When he had arrived in Mesopotamia and had set the persecution in motion, he came to Edessa and began to exercise great pressure on the Orthodox [monophysites]. He summoned the monks from the Abbey of the Orientals and did his utmost to deflect them from Orthodoxy by playing on their emotions, but they would have nothing of it. He tried threats instead, but they were impervious to fear. So then he ordered the commander of the troops whom the King had sent with him, whose name was Sakellarios, to take them out to the ditch outside the southern gate, which was called the Bēth Shemesh [House of the Sun] Gate and he slaughtered them all in a single pool of blood. In number they were four hundred men.

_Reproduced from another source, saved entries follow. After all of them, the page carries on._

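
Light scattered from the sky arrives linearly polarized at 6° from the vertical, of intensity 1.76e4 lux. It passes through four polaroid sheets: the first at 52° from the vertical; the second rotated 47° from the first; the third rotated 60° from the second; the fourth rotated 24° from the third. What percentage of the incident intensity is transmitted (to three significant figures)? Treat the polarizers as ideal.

I₁ = 1.76e4 lux · cos²(46°) = 8493 lux.
I₂ = I₁ · cos²(47°) = 8493 · 0.4651 = 3950 lux.
I₃ = I₂ · cos²(60°) = 3950 · 0.25 = 987.6 lux.
I₄ = I₃ · cos²(24°) = 987.6 · 0.8346 = 824.2 lux.
That is 4.683% of the incident intensity.

≈ 4.68%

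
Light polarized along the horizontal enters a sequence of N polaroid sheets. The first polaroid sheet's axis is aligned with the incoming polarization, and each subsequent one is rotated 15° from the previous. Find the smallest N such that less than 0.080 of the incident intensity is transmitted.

N = 38

First polarizer is aligned with the polarization: full transmission.
Each further stage multiplies by cos²(15°) = 0.933.
After N polarizers: T = 0.933^(N−1). Require T < 0.080 ⇒ N−1 > ln(0.080)/ln(0.933) = 36.43, so N−1 ≥ 37 and N = 38.
Check: N=38 gives T = 0.07688 < 0.080; N=37 gives T = 0.0824.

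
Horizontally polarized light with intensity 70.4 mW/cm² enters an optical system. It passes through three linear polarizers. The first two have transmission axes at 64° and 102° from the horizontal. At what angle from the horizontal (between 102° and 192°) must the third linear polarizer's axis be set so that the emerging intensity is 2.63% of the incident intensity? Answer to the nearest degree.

θ ≈ 164°

I₁ = I₀ cos²(64° − 0°) = I₀ cos²(64°) = 0.1922 I₀.
I₂ = I₁ cos²(102° − 64°) = 0.1922 I₀ · cos²(38°) = 0.1193 I₀.
Need I₃/I₀ = 0.0263, so cos²(θ − 102°) = 0.0263 / 0.1193 = 0.2204.
θ − 102° = arccos(√0.2204) = 62.0°, giving θ ≈ 102 + 62.0 = 164.0°.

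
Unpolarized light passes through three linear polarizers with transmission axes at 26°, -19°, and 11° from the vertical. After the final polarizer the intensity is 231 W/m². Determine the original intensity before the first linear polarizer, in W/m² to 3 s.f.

Unpolarized light through the first polarizer → I₁ = ½ I₀, now polarized at 26°.
I₂ = I₁ cos²(-19° − 26°) = 0.5 I₀ · cos²(45°) = 0.25 I₀.
I₃ = I₂ cos²(11° + 19°) = 0.25 I₀ · cos²(30°) = 0.1875 I₀.
So 231 W/m² = 0.1875 I₀, giving I₀ = 231/0.1875 = 1232 W/m².

I₀ ≈ 1230 W/m²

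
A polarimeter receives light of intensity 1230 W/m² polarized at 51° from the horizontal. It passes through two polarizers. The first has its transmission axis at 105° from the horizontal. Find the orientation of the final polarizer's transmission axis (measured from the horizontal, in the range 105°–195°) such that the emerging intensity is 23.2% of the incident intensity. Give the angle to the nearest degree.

θ ≈ 140°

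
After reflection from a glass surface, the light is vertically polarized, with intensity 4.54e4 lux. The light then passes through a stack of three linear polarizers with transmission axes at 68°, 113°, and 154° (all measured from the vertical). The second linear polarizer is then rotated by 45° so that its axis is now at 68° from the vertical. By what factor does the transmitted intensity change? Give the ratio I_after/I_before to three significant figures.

I_new/I_old ≈ 0.0171

Before rotation:
I₁ = I₀ cos²(68° − 0°) = I₀ cos²(68°) = 0.1403 I₀.
I₂ = I₁ cos²(113° − 68°) = 0.1403 I₀ · cos²(45°) = 0.07017 I₀.
I₃ = I₂ cos²(154° − 113°) = 0.07017 I₀ · cos²(41°) = 0.03997 I₀.
After rotation:
I₁ = I₀ cos²(68° − 0°) = I₀ cos²(68°) = 0.1403 I₀.
I₂ = I₁ cos²(68° − 68°) = 0.1403 I₀ · cos²(0°) = 0.1403 I₀.
I₃ = I₂ cos²(154° − 68°) = 0.1403 I₀ · cos²(86°) = 0.0006828 I₀.
Ratio = 0.0006828 / 0.03997 = 0.01709.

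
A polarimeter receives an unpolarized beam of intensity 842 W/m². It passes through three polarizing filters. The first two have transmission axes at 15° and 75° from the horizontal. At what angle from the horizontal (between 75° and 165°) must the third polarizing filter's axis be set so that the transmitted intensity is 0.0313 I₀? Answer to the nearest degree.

θ ≈ 135°

Unpolarized light through the first polarizer → I₁ = ½ I₀, now polarized at 15°.
I₂ = I₁ cos²(75° − 15°) = 0.5 I₀ · cos²(60°) = 0.125 I₀.
Need I₃/I₀ = 0.0313, so cos²(θ − 75°) = 0.0313 / 0.125 = 0.2504.
θ − 75° = arccos(√0.2504) = 60.0°, giving θ ≈ 75 + 60.0 = 135.0°.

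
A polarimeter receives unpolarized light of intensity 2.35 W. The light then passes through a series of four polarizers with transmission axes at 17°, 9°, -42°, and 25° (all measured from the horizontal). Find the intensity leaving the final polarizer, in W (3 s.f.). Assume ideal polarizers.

I ≈ 0.0697 W

Unpolarized light through the first polarizer → I₁ = 2.35 W/2 = 1.175 W, polarized at 17°.
I₂ = I₁ · cos²(8°) = 1.175 · 0.9806 = 1.152 W.
I₃ = I₂ · cos²(51°) = 1.152 · 0.396 = 0.4563 W.
I₄ = I₃ · cos²(67°) = 0.4563 · 0.1527 = 0.06967 W.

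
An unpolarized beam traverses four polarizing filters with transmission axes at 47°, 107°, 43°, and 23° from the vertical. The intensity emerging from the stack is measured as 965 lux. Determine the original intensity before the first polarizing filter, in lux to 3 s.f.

Unpolarized light through the first polarizer → I₁ = ½ I₀, now polarized at 47°.
I₂ = I₁ cos²(107° − 47°) = 0.5 I₀ · cos²(60°) = 0.125 I₀.
I₃ = I₂ cos²(43° − 107°) = 0.125 I₀ · cos²(64°) = 0.02402 I₀.
I₄ = I₃ cos²(23° − 43°) = 0.02402 I₀ · cos²(20°) = 0.02121 I₀.
So 965 lux = 0.02121 I₀, giving I₀ = 965/0.02121 = 4.549e+04 lux.

I₀ ≈ 4.55e4 lux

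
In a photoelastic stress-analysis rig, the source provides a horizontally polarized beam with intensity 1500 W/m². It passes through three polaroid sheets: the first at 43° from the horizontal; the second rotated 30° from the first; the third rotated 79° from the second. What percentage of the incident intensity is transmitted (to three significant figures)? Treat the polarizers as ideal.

I₁ = 1500 W/m² · cos²(43°) = 802.3 W/m².
I₂ = I₁ · cos²(30°) = 802.3 · 0.75 = 601.7 W/m².
I₃ = I₂ · cos²(79°) = 601.7 · 0.03641 = 21.91 W/m².
That is 1.461% of the incident intensity.

≈ 1.46%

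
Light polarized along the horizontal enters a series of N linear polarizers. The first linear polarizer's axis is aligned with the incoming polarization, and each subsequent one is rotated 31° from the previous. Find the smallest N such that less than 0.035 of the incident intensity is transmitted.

First polarizer is aligned with the polarization: full transmission.
Each further stage multiplies by cos²(31°) = 0.7347.
After N polarizers: T = 0.7347^(N−1). Require T < 0.035 ⇒ N−1 > ln(0.035)/ln(0.7347) = 10.88, so N−1 ≥ 11 and N = 12.
Check: N=12 gives T = 0.03369 < 0.035; N=11 gives T = 0.04585.

N = 12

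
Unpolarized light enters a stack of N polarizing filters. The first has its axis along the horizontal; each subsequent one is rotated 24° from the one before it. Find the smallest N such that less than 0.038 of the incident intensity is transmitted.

N = 16

First polarizer halves the unpolarized light: factor 1/2.
Each further stage multiplies by cos²(24°) = 0.8346.
After N polarizers: T = 0.5·0.8346^(N−1). Require T < 0.038 ⇒ N−1 > ln(0.038/0.5)/ln(0.8346) = 14.25, so N−1 ≥ 15 and N = 16.
Check: N=16 gives T = 0.03318 < 0.038; N=15 gives T = 0.03976.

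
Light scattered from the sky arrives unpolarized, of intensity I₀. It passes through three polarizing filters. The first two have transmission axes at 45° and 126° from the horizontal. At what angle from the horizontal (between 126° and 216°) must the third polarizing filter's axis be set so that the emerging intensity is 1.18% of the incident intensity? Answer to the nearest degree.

θ ≈ 137°

Unpolarized light through the first polarizer → I₁ = ½ I₀, now polarized at 45°.
I₂ = I₁ cos²(126° − 45°) = 0.5 I₀ · cos²(81°) = 0.01224 I₀.
Need I₃/I₀ = 0.0118, so cos²(θ − 126°) = 0.0118 / 0.01224 = 0.9644.
θ − 126° = arccos(√0.9644) = 10.9°, giving θ ≈ 126 + 10.9 = 136.9°.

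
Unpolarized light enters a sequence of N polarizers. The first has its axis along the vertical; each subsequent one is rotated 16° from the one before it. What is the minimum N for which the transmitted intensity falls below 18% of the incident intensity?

N = 14

First polarizer halves the unpolarized light: factor 1/2.
Each further stage multiplies by cos²(16°) = 0.924.
After N polarizers: T = 0.5·0.924^(N−1). Require T < 0.18 ⇒ N−1 > ln(0.18/0.5)/ln(0.924) = 12.93, so N−1 ≥ 13 and N = 14.
Check: N=14 gives T = 0.179 < 0.18; N=13 gives T = 0.1937.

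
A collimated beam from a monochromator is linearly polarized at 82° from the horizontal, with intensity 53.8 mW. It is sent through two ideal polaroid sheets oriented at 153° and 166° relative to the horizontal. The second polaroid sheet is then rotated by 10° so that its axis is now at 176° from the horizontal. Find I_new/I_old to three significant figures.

I_new/I_old ≈ 0.892

Before rotation:
I₁ = I₀ cos²(153° − 82°) = I₀ cos²(71°) = 0.106 I₀.
I₂ = I₁ cos²(166° − 153°) = 0.106 I₀ · cos²(13°) = 0.1006 I₀.
After rotation:
I₁ = I₀ cos²(153° − 82°) = I₀ cos²(71°) = 0.106 I₀.
I₂ = I₁ cos²(176° − 153°) = 0.106 I₀ · cos²(23°) = 0.08981 I₀.
Ratio = 0.08981 / 0.1006 = 0.8925.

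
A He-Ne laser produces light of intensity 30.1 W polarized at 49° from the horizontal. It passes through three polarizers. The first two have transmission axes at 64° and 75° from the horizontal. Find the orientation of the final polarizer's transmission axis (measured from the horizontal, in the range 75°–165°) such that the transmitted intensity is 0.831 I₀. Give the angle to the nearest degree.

I₁ = I₀ cos²(64° − 49°) = I₀ cos²(15°) = 0.933 I₀.
I₂ = I₁ cos²(75° − 64°) = 0.933 I₀ · cos²(11°) = 0.899 I₀.
Need I₃/I₀ = 0.831, so cos²(θ − 75°) = 0.831 / 0.899 = 0.9243.
θ − 75° = arccos(√0.9243) = 16.0°, giving θ ≈ 75 + 16.0 = 91.0°.

θ ≈ 91°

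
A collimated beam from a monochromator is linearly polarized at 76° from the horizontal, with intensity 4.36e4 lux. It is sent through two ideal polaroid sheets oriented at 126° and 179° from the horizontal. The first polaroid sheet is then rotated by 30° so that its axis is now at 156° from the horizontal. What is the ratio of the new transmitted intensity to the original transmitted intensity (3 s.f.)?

Before rotation:
By Malus's law, I₁ = I₀ cos²(126° − 76°) = I₀ cos²(50°) = 0.4132 I₀.
I₂ = I₁ cos²(179° − 126°) = 0.4132 I₀ · cos²(53°) = 0.1496 I₀.
After rotation:
I₁ = I₀ cos²(156° − 76°) = I₀ cos²(80°) = 0.03015 I₀.
I₂ = I₁ cos²(179° − 156°) = 0.03015 I₀ · cos²(23°) = 0.02555 I₀.
Ratio = 0.02555 / 0.1496 = 0.1707.

I_new/I_old ≈ 0.171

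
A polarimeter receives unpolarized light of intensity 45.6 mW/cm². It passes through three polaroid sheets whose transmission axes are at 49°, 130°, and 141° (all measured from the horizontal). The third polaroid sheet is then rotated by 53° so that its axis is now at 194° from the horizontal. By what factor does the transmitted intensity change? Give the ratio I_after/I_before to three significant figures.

I_new/I_old ≈ 0.199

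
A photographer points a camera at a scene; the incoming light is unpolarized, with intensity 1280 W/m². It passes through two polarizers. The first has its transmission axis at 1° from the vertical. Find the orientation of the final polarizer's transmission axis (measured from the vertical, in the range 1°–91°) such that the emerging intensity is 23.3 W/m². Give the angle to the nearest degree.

Unpolarized light through the first polarizer → I₁ = ½ I₀, now polarized at 1°.
Target fraction: 23.3 / 1280 W/m² = 0.0182 of I₀.
Need I₂/I₀ = 0.0182, so cos²(θ − 1°) = 0.0182 / 0.5 = 0.03641.
θ − 1° = arccos(√0.03641) = 79.0°, giving θ ≈ 1 + 79.0 = 80.0°.

θ ≈ 80°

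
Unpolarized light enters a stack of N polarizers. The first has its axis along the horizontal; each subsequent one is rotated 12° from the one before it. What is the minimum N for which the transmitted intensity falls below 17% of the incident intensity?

First polarizer halves the unpolarized light: factor 1/2.
Each further stage multiplies by cos²(12°) = 0.9568.
After N polarizers: T = 0.5·0.9568^(N−1). Require T < 0.17 ⇒ N−1 > ln(0.17/0.5)/ln(0.9568) = 24.41, so N−1 ≥ 25 and N = 26.
Check: N=26 gives T = 0.1656 < 0.17; N=25 gives T = 0.1731.

N = 26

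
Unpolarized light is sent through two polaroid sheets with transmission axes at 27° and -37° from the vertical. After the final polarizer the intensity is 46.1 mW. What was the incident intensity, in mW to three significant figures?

Unpolarized light through the first polarizer → I₁ = ½ I₀, now polarized at 27°.
I₂ = I₁ cos²(-37° − 27°) = 0.5 I₀ · cos²(64°) = 0.09608 I₀.
So 46.1 mW = 0.09608 I₀, giving I₀ = 46.1/0.09608 = 479.8 mW.

I₀ ≈ 480 mW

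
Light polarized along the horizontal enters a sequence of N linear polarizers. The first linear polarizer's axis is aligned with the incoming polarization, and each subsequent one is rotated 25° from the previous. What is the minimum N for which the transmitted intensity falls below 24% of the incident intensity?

N = 9

First polarizer is aligned with the polarization: full transmission.
Each further stage multiplies by cos²(25°) = 0.8214.
After N polarizers: T = 0.8214^(N−1). Require T < 0.24 ⇒ N−1 > ln(0.24)/ln(0.8214) = 7.25, so N−1 ≥ 8 and N = 9.
Check: N=9 gives T = 0.2072 < 0.24; N=8 gives T = 0.2523.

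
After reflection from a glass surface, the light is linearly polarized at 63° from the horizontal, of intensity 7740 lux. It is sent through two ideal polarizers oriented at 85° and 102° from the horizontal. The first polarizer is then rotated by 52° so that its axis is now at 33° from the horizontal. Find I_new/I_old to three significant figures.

Before rotation:
By Malus's law, I₁ = I₀ cos²(85° − 63°) = I₀ cos²(22°) = 0.8597 I₀.
I₂ = I₁ cos²(102° − 85°) = 0.8597 I₀ · cos²(17°) = 0.7862 I₀.
After rotation:
I₁ = I₀ cos²(33° − 63°) = I₀ cos²(30°) = 0.75 I₀.
I₂ = I₁ cos²(102° − 33°) = 0.75 I₀ · cos²(69°) = 0.09632 I₀.
Ratio = 0.09632 / 0.7862 = 0.1225.

I_new/I_old ≈ 0.123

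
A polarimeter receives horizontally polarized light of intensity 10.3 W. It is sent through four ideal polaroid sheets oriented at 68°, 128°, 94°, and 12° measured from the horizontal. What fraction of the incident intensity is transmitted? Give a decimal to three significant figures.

I/I₀ ≈ 0.000467

I₁ = 10.3 W · cos²(68°) = 1.445 W.
I₂ = I₁ · cos²(60°) = 1.445 · 0.25 = 0.3614 W.
I₃ = I₂ · cos²(34°) = 0.3614 · 0.6873 = 0.2484 W.
I₄ = I₃ · cos²(82°) = 0.2484 · 0.01937 = 0.00481 W.
Transmitted fraction = 0.000467.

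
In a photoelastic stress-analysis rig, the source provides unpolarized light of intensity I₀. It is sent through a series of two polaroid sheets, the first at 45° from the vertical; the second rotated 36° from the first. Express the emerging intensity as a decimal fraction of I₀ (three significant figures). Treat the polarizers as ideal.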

Michael the Syrian, however, lays the blame on the commander:

[Domitian] departed like a beast of prey for Mesopotamia. . . [T]hat wicked man, he continued his persecutions for a long time, putting the Orthodox under pressure to receive communion from him even after they had eaten. Many of the Orthodox stood their ground sturdily in this combat and did not consent to accept the evil heresy of the Dyophysites [Chalcedonians]. They reviled the King [Maurice] and Domitian, and the soldier called [the [[Spatharios|s]patharios]] used this as a pretext, saying that he had heard the monks insulting the King and his nephew and that he had killed them for this reason. Many people were expelled from their churches.

The Narratio de rebus Armeniae supports this picture of a brutal crackdown. Monophysite sources—the Chronicle of 724, the Chronicle of 1234, Michael the Syrian and Bar Hebraeus—are universally hostile to Domitian, accusing him of seizing all their churches in northern Mesopotamia and Syria. He deposed Thomas of Harqel from the see of Mabbug and Paul from Constantia, forcing them into exile in the monastery of the Antonini in the Enaton. The effects of this persecution were reversed when Khosrow captured Edessa in 609: the Chalcedonian bishops were expelled and the monophysites returned.

==Death and veneration==
According to Theophanes the Confessor, Domitian died on 12 January 602 and was buried in the Church of the Holy Apostles in Constantinople. His funeral was attended by the entire Senate. According to the Synaxarion, his body was later transferred to Melitene. If this is accurate, it must have taken place during the reign of Heraclius.

Other sources give his date of death as 10 January and that is the day of his celebration in the Chalcedonian churches, who regard him as a saint. He is in the revised Roman Martyrology (2004), but not in the General Roman Calendar.